The stupidity of that pop culture band name pins down one side of Dermody’s history. He cut his teeth in Melbourne’s underground, in scuzzy bands like Spider Vomit and Lindsey Low Hand, the flipside to the sunny image of the city in Neighbours‘ fictional Erinsborough. Opening further windows into his personal history, the album title puns on Para Vista, the Adelaide suburb of his youth.
Scott & Charlene’s Wedding pull off the trick of playing every song like it’s the first time. Despite the hissing, home recorded sound and variable vocals, it’s perhaps a less spontaneous record than it appears, Dermody having roped in a trio of established Melbourne performers (from Lost Animal, Love Of Diagrams and Panel Of Judges) to back him. It’s the sound of garage musicians playing loosely, not amateurishly.

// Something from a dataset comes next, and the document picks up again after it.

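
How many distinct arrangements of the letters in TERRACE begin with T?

180

Fix T in the first position and arrange the remaining 6 letters.
Those 6 letters have E appearing twice and R appearing twice, giving (6)!/(2!·2!) = 180.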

The details of dashed hopes and wasted days accumulate line by line. The protagonist drives trucks for a furniture removal store but can’t afford to run his own, so shuttles back and forth on public transport, killing time in bars. Every night ends on a lonely train ride, bad news from home intruding through his mobile as he zones out in the carriage. His journeys are Melbourne specific (‘Footscray Station’, ‘Epping Line’), but the despondence is universal.
Love has deserted him a long time ago, Dermody descending to comic levels of abject abandonment. “I don’t even want to eat sausages anymore” claims ‘Rejected’, an acid rewrite of the Modern Lovers’ ‘She Cracked’. He understands his predicament, but lacks the energy to pull himself out of it. “If I could, I would pack my bags today” admits ‘Find A Way’, without any idea how.
Back in our world, Dermody’s made the leap, upping sticks for New York. He’s left a rich tale of dead end Melbourne life behind.